Consider the marathon. Was it normal for our ancestors to run 26.2 miles as fast as they could? No. And what happened to Pheidipiddes when he finally delivered his message of the Greek victory over the invading Persians? That’s right, as every school kid knows, he dropped dead, in similar vein, why is it that every year we read about a super fit athlete that inexplicably does the same? Are we to believe the simplistic explanation that Pheidippides and his unfortunate latter-day apostles all suffer from congenital heart conditions? Could it be that something more sinister in our bodies is happening when we repeatedly and unnaturally pound the earth? Dr. Al Sears, a very well known and respected fitness expert in the US, certainly thinks so.
In his ground-breaking book, Rediscover Your Native Fitness, he exposes the flawed thinking behind many of today’s most popular get-fit activities.

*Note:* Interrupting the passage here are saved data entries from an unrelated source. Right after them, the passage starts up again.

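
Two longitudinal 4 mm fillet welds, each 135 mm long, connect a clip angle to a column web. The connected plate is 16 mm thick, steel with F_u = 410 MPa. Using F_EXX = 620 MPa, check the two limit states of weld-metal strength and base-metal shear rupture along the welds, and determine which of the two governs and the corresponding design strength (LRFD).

φR_n ≈ 213 kN (weld metal governs)

t_e = 0.707 × 4 = 2.828 mm; L = 270 mm.
Weld metal: φR_n = 0.75 × 0.6 × 620 × 2.828 × 270 × 10⁻³ = 213 kN.
Base metal (shear rupture): φR_n = 0.75 × 0.6 × 410 × 16 × 270 × 10⁻³ = 797 kN.
Governing: weld metal.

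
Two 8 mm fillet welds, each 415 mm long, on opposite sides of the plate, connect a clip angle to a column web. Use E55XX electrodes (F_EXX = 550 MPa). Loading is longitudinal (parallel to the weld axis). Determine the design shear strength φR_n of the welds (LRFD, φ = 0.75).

φR_n ≈ 1160 kN

Effective throat t_e = 0.707 × 8 = 5.656 mm.
Total length L = 830 mm; A_we = 5.656 × 830 = 4694 mm².
F_nw = 0.6 F_EXX = 0.6 × 550 = 330 MPa.
φR_n = 0.75 × 330 × 4694 × 10⁻³ = 1162 kN.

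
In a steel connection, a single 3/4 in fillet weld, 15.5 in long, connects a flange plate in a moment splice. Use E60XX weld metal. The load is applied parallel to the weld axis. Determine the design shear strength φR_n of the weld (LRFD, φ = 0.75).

φR_n ≈ 222 kip

E60XX → F_EXX = 60 ksi.
Effective throat t_e = 0.707 × 0.75 = 0.5302 in.
Total length L = 15.5 in; A_we = 0.5302 × 15.5 = 8.219 in².
F_nw = 0.6 F_EXX = 0.6 × 60 = 36 ksi.
φR_n = 0.75 × 36 × 8.219 = 221.9 kip.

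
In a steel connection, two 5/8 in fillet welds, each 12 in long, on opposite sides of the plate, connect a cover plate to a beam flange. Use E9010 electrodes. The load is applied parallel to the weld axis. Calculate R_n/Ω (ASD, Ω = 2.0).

R_n/Ω ≈ 286 kip

E90XX → F_EXX = 90 ksi.
Effective throat t_e = 0.707 × 0.625 = 0.4419 in.
Total length L = 24 in; A_we = 0.4419 × 24 = 10.6 in².
F_nw = 0.6 F_EXX = 0.6 × 90 = 54 ksi.
R_n = 54 × 10.6 = 572.7 kip; R_n/Ω = 572.7/2.0 = 286.3 kip.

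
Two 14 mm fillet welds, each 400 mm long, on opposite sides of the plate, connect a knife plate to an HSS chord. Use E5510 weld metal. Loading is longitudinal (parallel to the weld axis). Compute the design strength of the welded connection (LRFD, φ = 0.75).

φR_n ≈ 1960 kN

E55XX → F_EXX = 550 MPa.
Effective throat t_e = 0.707 × 14 = 9.898 mm.
Total length L = 800 mm; A_we = 9.898 × 800 = 7918 mm².
F_nw = 0.6 F_EXX = 0.6 × 550 = 330 MPa.
φR_n = 0.75 × 330 × 7918 × 10⁻³ = 1960 kN.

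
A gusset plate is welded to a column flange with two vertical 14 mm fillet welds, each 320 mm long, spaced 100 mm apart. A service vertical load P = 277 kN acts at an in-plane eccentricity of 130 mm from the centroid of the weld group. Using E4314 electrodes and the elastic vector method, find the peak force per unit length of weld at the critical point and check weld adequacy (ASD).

E43XX → F_EXX = 430 MPa.
Total weld length L_w = 640 mm. Treat welds as unit-width lines.
Polar moment about centroid: J = 2[d³/12 + d(b/2)²] = 2[320³/12 + 320×50²] = 7061000 mm³.
Direct shear f_v = P/L_w = 277×10³ / 640 = 432.8 N/mm (vertical).
Torsion M = P·e = 277×10³ × 130 = 36010000 N·mm.
Critical point at (x, y) = (50, 160) from centroid. f_tx = M·y/J = 815.9 N/mm; f_ty = M·x/J = 255 N/mm.
Resultant f_max = √[f_tx² + (f_v + f_ty)²] = √[815.9² + (432.8 + 255)²] = 1067 N/mm.
Capacity per unit length: r_n/Ω = (1/2.0) × 0.6 × 430 × (0.707 × 14) = 1277 N/mm.
1067 ≤ 1277 → adequate.

f_max ≈ 1070 N/mm; adequate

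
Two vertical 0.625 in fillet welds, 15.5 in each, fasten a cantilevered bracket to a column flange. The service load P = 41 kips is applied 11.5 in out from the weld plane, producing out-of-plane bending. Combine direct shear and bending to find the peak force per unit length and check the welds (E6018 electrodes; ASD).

f_max ≈ 6.03 kip/in; adequate

E60XX → F_EXX = 60 ksi.
L_w = 2 × 15.5 = 31 in; section modulus (unit throat) S = 2 × L²/6 = 80.08 in².
Direct shear f_v = P/L_w = 41/31 = 1.323 kip/in.
Moment M = P × e = 41 × 11.5 = 471.5 kip·in; bending f_b = M/S = 5.888 kip/in.
f_max = √(f_v² + f_b²) = √(1.323² + 5.888²) = 6.034 kip/in.
r_n/Ω = (1/2.0) × 0.6 × 60 × (0.707 × 0.625) = 7.954 kip/in → adequate.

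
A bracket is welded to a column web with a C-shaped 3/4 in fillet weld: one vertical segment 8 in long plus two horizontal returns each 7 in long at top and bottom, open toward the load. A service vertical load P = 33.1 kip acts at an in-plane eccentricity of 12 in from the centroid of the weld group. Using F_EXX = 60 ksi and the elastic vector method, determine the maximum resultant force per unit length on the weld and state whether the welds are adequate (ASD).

f_max ≈ 7.62 kip/in; adequate

Total weld length L_w = 22 in. Treat welds as unit-width lines.
Centroid: x̄ = 2×7×3.5 / 22 = 2.227 in from the vertical weld.
Polar moment about centroid: J = I_x + I_y = [8³/12 + 2×7×4²] + [8×2.227² + 2(7³/12 + 7×1.273²)] = 386.2 in³.
Direct shear f_v = P/L_w = 33.1 / 22 = 1.505 kip/in (vertical).
Torsion M = P·e = 33.1 × 12 = 397.2 kip·in.
Critical point at (x, y) = (4.773, 4) from centroid. f_tx = M·y/J = 4.114 kip/in; f_ty = M·x/J = 4.909 kip/in.
Resultant f_max = √[f_tx² + (f_v + f_ty)²] = √[4.114² + (1.505 + 4.909)²] = 7.619 kip/in.
Capacity per unit length: r_n/Ω = (1/2.0) × 0.6 × 60 × (0.707 × 0.75) = 9.544 kip/in.
7.619 ≤ 9.544 → adequate.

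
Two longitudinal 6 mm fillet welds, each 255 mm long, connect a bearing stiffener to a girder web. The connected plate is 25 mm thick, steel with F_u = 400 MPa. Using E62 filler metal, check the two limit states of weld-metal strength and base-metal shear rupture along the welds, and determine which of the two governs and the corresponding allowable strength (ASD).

E62XX → F_EXX = 620 MPa.
t_e = 0.707 × 6 = 4.242 mm; L = 510 mm.
Weld metal: R_n/Ω = (1/2.0) × 0.6 × 620 × 4.242 × 510 × 10⁻³ = 402.4 kN.
Base metal (shear rupture): R_n/Ω = (1/2.0) × 0.6 × 400 × 25 × 510 × 10⁻³ = 1530 kN.
Governing: weld metal.

R_n/Ω ≈ 402 kN (weld metal governs)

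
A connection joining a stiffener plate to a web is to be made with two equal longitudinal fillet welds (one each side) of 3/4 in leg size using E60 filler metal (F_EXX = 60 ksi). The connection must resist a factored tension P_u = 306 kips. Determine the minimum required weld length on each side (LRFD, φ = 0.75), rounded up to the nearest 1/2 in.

Throat t_e = 0.707 × 0.75 = 0.5302 in.
φr_n = 0.75 × 0.6 × 60 × 0.5302 = 14.32 kips/in.
L_req = P_u / φr_n = 306 / 14.32 = 21.37 in total.
Per side: 21.37 / 2 = 10.69 in.
Round up → use L = 11 in on each side.

L = 11 in on each side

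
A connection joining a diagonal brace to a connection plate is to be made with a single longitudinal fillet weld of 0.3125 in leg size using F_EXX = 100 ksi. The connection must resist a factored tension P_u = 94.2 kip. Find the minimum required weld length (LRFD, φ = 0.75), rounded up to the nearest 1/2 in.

Throat t_e = 0.707 × 0.3125 = 0.2209 in.
φr_n = 0.75 × 0.6 × 100 × 0.2209 = 9.942 kip/in.
L_req = P_u / φr_n = 94.2 / 9.942 = 9.475 in total.
Round up → use L = 9.5 in.

L = 9.5 in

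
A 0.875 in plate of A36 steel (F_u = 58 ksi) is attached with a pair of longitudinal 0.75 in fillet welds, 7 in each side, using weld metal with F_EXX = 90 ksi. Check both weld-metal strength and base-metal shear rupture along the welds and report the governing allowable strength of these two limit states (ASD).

R_n/Ω ≈ 200 kips (weld metal governs)

t_e = 0.707 × 0.75 = 0.5302 in; L = 14 in.
Weld metal: R_n/Ω = (1/2.0) × 0.6 × 90 × 0.5302 × 14 = 200.4 kips.
Base metal (shear rupture): R_n/Ω = (1/2.0) × 0.6 × 58 × 0.875 × 14 = 213.1 kips.
Governing: weld metal.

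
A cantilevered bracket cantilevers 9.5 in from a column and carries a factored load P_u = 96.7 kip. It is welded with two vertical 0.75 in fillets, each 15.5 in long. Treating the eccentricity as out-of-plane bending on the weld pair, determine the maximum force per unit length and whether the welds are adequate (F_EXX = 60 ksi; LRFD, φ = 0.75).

f_max ≈ 11.9 kip/in; adequate

L_w = 2 × 15.5 = 31 in; section modulus (unit throat) S = 2 × L²/6 = 80.08 in².
Direct shear f_v = P/L_w = 96.7/31 = 3.119 kip/in.
Moment M = P × e = 96.7 × 9.5 = 918.65 kip·in; bending f_b = M/S = 11.47 kip/in.
f_max = √(f_v² + f_b²) = √(3.119² + 11.47²) = 11.89 kip/in.
φr_n = 0.75 × 0.6 × 60 × (0.707 × 0.75) = 14.32 kip/in → adequate.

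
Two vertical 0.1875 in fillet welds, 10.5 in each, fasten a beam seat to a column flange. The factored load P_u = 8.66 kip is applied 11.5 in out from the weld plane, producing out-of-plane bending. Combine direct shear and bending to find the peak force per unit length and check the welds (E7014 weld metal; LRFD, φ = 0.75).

f_max ≈ 2.74 kip/in; adequate

E70XX → F_EXX = 70 ksi.
L_w = 2 × 10.5 = 21 in; section modulus (unit throat) S = 2 × L²/6 = 36.75 in².
Direct shear f_v = P/L_w = 8.66/21 = 0.4124 kip/in.
Moment M = P × e = 8.66 × 11.5 = 99.59 kip·in; bending f_b = M/S = 2.71 kip/in.
f_max = √(f_v² + f_b²) = √(0.4124² + 2.71²) = 2.741 kip/in.
φr_n = 0.75 × 0.6 × 70 × (0.707 × 0.1875) = 4.176 kip/in → adequate.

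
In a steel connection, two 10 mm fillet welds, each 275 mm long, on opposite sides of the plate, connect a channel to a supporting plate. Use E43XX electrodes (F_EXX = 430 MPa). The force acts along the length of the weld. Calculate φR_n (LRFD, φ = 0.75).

φR_n ≈ 752 kN

Effective throat t_e = 0.707 × 10 = 7.07 mm.
Total length L = 550 mm; A_we = 7.07 × 550 = 3888 mm².
F_nw = 0.6 F_EXX = 0.6 × 430 = 258 MPa.
φR_n = 0.75 × 258 × 3888 × 10⁻³ = 752.4 kN.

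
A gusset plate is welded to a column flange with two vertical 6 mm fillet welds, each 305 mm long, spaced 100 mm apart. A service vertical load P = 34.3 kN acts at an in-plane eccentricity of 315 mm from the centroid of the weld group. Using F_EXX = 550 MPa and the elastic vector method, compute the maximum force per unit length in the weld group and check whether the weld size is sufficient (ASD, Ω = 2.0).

Total weld length L_w = 610 mm. Treat welds as unit-width lines.
Polar moment about centroid: J = 2[d³/12 + d(b/2)²] = 2[305³/12 + 305×50²] = 6254000 mm³.
Direct shear f_v = P/L_w = 34.3×10³ / 610 = 56.23 N/mm (vertical).
Torsion M = P·e = 34.3×10³ × 315 = 10804000 N·mm.
Critical point at (x, y) = (50, 152.5) from centroid. f_tx = M·y/J = 263.5 N/mm; f_ty = M·x/J = 86.38 N/mm.
Resultant f_max = √[f_tx² + (f_v + f_ty)²] = √[263.5² + (56.23 + 86.38)²] = 299.6 N/mm.
Capacity per unit length: r_n/Ω = (1/2.0) × 0.6 × 550 × (0.707 × 6) = 699.9 N/mm.
299.6 ≤ 699.9 → adequate.

f_max ≈ 300 N/mm; adequate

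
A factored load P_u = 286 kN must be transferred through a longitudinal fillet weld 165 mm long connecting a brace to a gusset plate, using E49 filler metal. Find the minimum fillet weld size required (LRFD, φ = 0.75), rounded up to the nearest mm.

w = 12 mm

E49XX → F_EXX = 490 MPa.
Total weld length L = 165 mm.
Required throat t_e = P_u / (φ × 0.6 F_EXX × L) = 286 / (0.75 × 0.6 × 490 × 165 × 10⁻³) = 7.861 mm.
Required leg w = t_e / 0.707 = 11.12 mm → use 12 mm.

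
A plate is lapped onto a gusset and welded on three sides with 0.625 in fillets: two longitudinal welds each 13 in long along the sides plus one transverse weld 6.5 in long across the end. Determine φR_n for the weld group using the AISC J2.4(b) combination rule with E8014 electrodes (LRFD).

E80XX → F_EXX = 80 ksi.
t_e = 0.707 × 0.625 = 0.4419 in.
R_nwl = 0.6 × 80 × 0.4419 × 26 = 551.5 kip (longitudinal, 2 welds).
R_nwt = 0.6 × 80 × 0.4419 × 6.5 = 137.9 kip (transverse, base value).
(i) R_nwl + R_nwt = 689.3 kip; (ii) 0.85 R_nwl + 1.5 R_nwt = 675.5 kip.
R_n = max = 689.3 kip [governs: (i)]; φR_n = 517 kip.

φR_n ≈ 517 kip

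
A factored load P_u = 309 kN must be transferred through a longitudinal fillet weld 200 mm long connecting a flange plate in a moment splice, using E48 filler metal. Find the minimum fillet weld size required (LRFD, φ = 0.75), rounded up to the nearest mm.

w = 11 mm

E48XX → F_EXX = 480 MPa.
Total weld length L = 200 mm.
Required throat t_e = P_u / (φ × 0.6 F_EXX × L) = 309 / (0.75 × 0.6 × 480 × 200 × 10⁻³) = 7.153 mm.
Required leg w = t_e / 0.707 = 10.12 mm → use 11 mm.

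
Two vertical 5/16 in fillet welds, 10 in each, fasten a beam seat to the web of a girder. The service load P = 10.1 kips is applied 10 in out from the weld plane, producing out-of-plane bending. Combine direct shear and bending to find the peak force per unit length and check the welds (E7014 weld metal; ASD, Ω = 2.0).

E70XX → F_EXX = 70 ksi.
L_w = 2 × 10 = 20 in; section modulus (unit throat) S = 2 × L²/6 = 33.33 in².
Direct shear f_v = P/L_w = 10.1/20 = 0.505 kip/in.
Moment M = P × e = 10.1 × 10 = 101 kip·in; bending f_b = M/S = 3.03 kip/in.
f_max = √(f_v² + f_b²) = √(0.505² + 3.03²) = 3.072 kip/in.
r_n/Ω = (1/2.0) × 0.6 × 70 × (0.707 × 0.3125) = 4.64 kip/in → adequate.

f_max ≈ 3.07 kip/in; adequate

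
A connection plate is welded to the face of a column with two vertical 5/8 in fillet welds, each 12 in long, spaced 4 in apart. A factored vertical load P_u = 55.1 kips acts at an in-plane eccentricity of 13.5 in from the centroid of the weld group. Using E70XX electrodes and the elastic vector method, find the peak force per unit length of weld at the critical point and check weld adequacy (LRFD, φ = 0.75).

E70XX → F_EXX = 70 ksi.
Total weld length L_w = 24 in. Treat welds as unit-width lines.
Polar moment about centroid: J = 2[d³/12 + d(b/2)²] = 2[12³/12 + 12×2²] = 384 in³.
Direct shear f_v = P/L_w = 55.1 / 24 = 2.296 kip/in (vertical).
Torsion M = P·e = 55.1 × 13.5 = 743.85 kip·in.
Critical point at (x, y) = (2, 6) from centroid. f_tx = M·y/J = 11.62 kip/in; f_ty = M·x/J = 3.874 kip/in.
Resultant f_max = √[f_tx² + (f_v + f_ty)²] = √[11.62² + (2.296 + 3.874)²] = 13.16 kip/in.
Capacity per unit length: φr_n = 0.75 × 0.6 × 70 × (0.707 × 0.625) = 13.92 kip/in.
13.16 ≤ 13.92 → adequate.

f_max ≈ 13.2 kip/in; adequate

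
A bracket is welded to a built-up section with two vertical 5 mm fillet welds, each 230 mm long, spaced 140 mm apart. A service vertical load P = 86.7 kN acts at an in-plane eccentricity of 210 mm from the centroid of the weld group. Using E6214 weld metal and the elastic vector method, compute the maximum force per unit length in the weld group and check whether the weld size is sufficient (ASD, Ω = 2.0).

E62XX → F_EXX = 620 MPa.
Total weld length L_w = 460 mm. Treat welds as unit-width lines.
Polar moment about centroid: J = 2[d³/12 + d(b/2)²] = 2[230³/12 + 230×70²] = 4282000 mm³.
Direct shear f_v = P/L_w = 86.7×10³ / 460 = 188.5 N/mm (vertical).
Torsion M = P·e = 86.7×10³ × 210 = 18207000 N·mm.
Critical point at (x, y) = (70, 115) from centroid. f_tx = M·y/J = 489 N/mm; f_ty = M·x/J = 297.7 N/mm.
Resultant f_max = √[f_tx² + (f_v + f_ty)²] = √[489² + (188.5 + 297.7)²] = 689.5 N/mm.
Capacity per unit length: r_n/Ω = (1/2.0) × 0.6 × 620 × (0.707 × 5) = 657.5 N/mm.
689.5 > 657.5 → NOT adequate.

f_max ≈ 690 N/mm; NOT adequate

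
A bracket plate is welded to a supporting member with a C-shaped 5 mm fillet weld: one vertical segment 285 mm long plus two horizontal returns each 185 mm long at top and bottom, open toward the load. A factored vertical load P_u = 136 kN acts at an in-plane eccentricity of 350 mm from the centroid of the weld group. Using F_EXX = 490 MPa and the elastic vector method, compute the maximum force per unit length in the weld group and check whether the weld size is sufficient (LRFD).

f_max ≈ 935 N/mm; NOT adequate

Total weld length L_w = 655 mm. Treat welds as unit-width lines.
Centroid: x̄ = 2×185×92.5 / 655 = 52.25 mm from the vertical weld.
Polar moment about centroid: J = I_x + I_y = [285³/12 + 2×185×142.5²] + [285×52.25² + 2(185³/12 + 185×40.25²)] = 11880000 mm³.
Direct shear f_v = P/L_w = 136×10³ / 655 = 207.6 N/mm (vertical).
Torsion M = P·e = 136×10³ × 350 = 47600000 N·mm.
Critical point at (x, y) = (132.7, 142.5) from centroid. f_tx = M·y/J = 571.2 N/mm; f_ty = M·x/J = 532.1 N/mm.
Resultant f_max = √[f_tx² + (f_v + f_ty)²] = √[571.2² + (207.6 + 532.1)²] = 934.6 N/mm.
Capacity per unit length: φr_n = 0.75 × 0.6 × 490 × (0.707 × 5) = 779.5 N/mm.
934.6 > 779.5 → NOT adequate.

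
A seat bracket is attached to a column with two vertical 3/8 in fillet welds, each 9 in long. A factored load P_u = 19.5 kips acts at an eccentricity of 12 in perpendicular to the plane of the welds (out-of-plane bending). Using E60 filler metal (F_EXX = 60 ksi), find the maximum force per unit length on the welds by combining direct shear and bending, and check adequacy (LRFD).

f_max ≈ 8.73 kip/in; NOT adequate

L_w = 2 × 9 = 18 in; section modulus (unit throat) S = 2 × L²/6 = 27 in².
Direct shear f_v = P/L_w = 19.5/18 = 1.083 kip/in.
Moment M = P × e = 19.5 × 12 = 234 kip·in; bending f_b = M/S = 8.667 kip/in.
f_max = √(f_v² + f_b²) = √(1.083² + 8.667²) = 8.734 kip/in.
φr_n = 0.75 × 0.6 × 60 × (0.707 × 0.375) = 7.158 kip/in → NOT adequate.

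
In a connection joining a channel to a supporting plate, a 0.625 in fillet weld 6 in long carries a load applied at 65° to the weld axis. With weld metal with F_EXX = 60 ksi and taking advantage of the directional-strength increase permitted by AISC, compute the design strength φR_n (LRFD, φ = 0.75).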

He demonstrates with ample scientific evidence that a disconnect has grown between what our bodies were designed for and our environment today. We are all aware that our hunter-gatherer forefathers did not lead sedentary lives or sit all day in square boxes called ‘ offices ’ staring at computer screens. But are we also aware that, in evolutionary terms, 45-60 minute aerobic classes done day in day out would have been an anathema to the survival needs of our ancestors? And yet they were lean and fit, able to leap up at a moment’s notice to run from predators and enemies or catch their prey in a sudden rush or swoop.